Очевидно, что, работая в унисон со сложившейся модой – ассоциировать голландцев с библейским народом, а годы, проведенные внутри Габсбургской империи, ассоциировать с Вавилонским пленением евреев, – Рембрандт пошел дальше. Он провозгласил сострадание к изгою критерием гуманизма.

5

В молодости Рембрандт рисовал веселых людей, на автопортрете с Саскией он смеется; затем изображал стариков, подводящих итоги жизни; они смотрят внутрь себя и никогда не улыбаются. Лишь в последнем автопортрете, где на зрителя глядит изглоданный жизнью старик, Рембрандт засмеялся вновь. Есть другой автопортрет, который можно поставить рядом с предсмертным рембрандтовским. Ван Гог, рисуя себя с перевязанным ухом, показал, как человек, раздавленный судьбой, решил еще немного поработать. В последнем автопортрете Рембрандта жалкий доходяга, у которого отняли все, чье искусство никому не нужно, – смеется.

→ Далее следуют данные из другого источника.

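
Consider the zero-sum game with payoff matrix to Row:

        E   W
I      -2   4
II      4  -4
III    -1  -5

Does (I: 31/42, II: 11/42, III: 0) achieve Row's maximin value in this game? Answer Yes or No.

No

Against E this mix gives (31/42)·(-2) + (11/42)·4 = -3/7.
Against W this mix gives (31/42)·4 + (11/42)·(-4) = 40/21.
Column will play E, holding Row to -3/7. Shifting weight toward the row that does better against E would raise this floor (the equalizing mix achieves 4/7 against both E and W), so the proposed strategy is not optimal.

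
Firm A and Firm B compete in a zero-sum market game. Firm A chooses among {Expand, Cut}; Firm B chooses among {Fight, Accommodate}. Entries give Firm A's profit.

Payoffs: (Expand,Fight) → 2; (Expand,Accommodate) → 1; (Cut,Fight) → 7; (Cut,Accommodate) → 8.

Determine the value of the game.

Row minima: Expand → 1, Cut → 7; maximin = 7.
Column maxima: Fight → 7, Accommodate → 8; minimax = 7.
Since maximin = minimax = 7, there is a saddle point and the value is 7.

7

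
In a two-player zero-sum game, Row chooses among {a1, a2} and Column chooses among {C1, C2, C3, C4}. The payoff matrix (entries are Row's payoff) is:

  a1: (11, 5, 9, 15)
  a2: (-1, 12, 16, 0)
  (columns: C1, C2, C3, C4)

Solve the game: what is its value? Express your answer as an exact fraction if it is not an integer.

137/19

Row minima: a1 → 5, a2 → -1; maximin = 5.
Column maxima: C1 → 11, C2 → 12, C3 → 16, C4 → 15; minimax = 11.
5 ≠ 11, so there is no saddle point; optimal play is mixed.
C3 is strictly dominated by C2 (it gives Row strictly more in every row), so Column never plays it.
C4 is strictly dominated by C1 (it gives Row strictly more in every row), so Column never plays it.
On the remaining 2×2 (a1, a2 vs C1, C2):
Let Row play a1 with probability p. Expected payoff against C1: 11p + (-1)(1−p) = 12p − 1; against C2: 5p + 12(1−p) = −7p + 12.
Setting these equal: 12p − 1 = −7p + 12 ⇒ 19p = 13 ⇒ p = 13/19, and the value is (12)·(13/19) − 1 = 137/19.
For Column: with q = P(C1), equating a1's and a2's payoffs gives 6q + 5 = −13q + 12 ⇒ q = 7/19.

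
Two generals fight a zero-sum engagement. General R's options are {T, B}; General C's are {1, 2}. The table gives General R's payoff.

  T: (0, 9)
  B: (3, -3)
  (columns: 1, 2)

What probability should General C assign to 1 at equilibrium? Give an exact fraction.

Row minima: T → 0, B → -3; maximin = 0.
Column maxima: 1 → 3, 2 → 9; minimax = 3.
0 ≠ 3, so there is no saddle point; optimal play is mixed.
Let General R play T with probability p. Expected payoff against 1: 0p + 3(1−p) = −3p + 3; against 2: 9p + (-3)(1−p) = 12p − 3.
Setting these equal: −3p + 3 = 12p − 3 ⇒ −15p = -6 ⇒ p = 2/5, and the value is (-3)·(2/5) + 3 = 9/5.
For General C: with q = P(1), equating T's and B's payoffs gives −9q + 9 = 6q − 3 ⇒ q = 4/5.

4/5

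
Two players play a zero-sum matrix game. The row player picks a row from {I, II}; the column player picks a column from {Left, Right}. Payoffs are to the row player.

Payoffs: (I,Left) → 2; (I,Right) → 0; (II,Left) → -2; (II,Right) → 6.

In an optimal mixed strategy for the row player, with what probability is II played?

1/5

Row minima: I → 0, II → -2; maximin = 0.
Column maxima: Left → 2, Right → 6; minimax = 2.
0 ≠ 2, so there is no saddle point; optimal play is mixed.
Let the row player play I with probability p. Expected payoff against Left: 2p + (-2)(1−p) = 4p − 2; against Right: 0p + 6(1−p) = −6p + 6.
Setting these equal: 4p − 2 = −6p + 6 ⇒ 10p = 8 ⇒ p = 4/5, and the value is (4)·(4/5) − 2 = 6/5.
For the column player: with q = P(Left), equating I's and II's payoffs gives 2q = −8q + 6 ⇒ q = 3/5.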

Европейский гуманизм знает, что он смешон, потому отождествляет себя с шутами и отверженными. Комедианты Пикассо и клоуны Руо, шуты Шекспира и Веласкеса смеются так же, как беззубый Рембрандт. Так смеется шут Гонелла кисти Фуке и величайший живописец Френхофер, выдуманный Бальзаком («Неведомый шедевр»). Рембрандт в этом автопортрете напоминает старика Френхофера, общее и то, что оба художника отыскали связь вещей, пресловутый философский камень. В алхимической традиции одинокая смерть есть обязательная прерогатива творца – мастер уподобляется Христу; такая смерть есть условие воскрешения. В этом они тоже сравнялись.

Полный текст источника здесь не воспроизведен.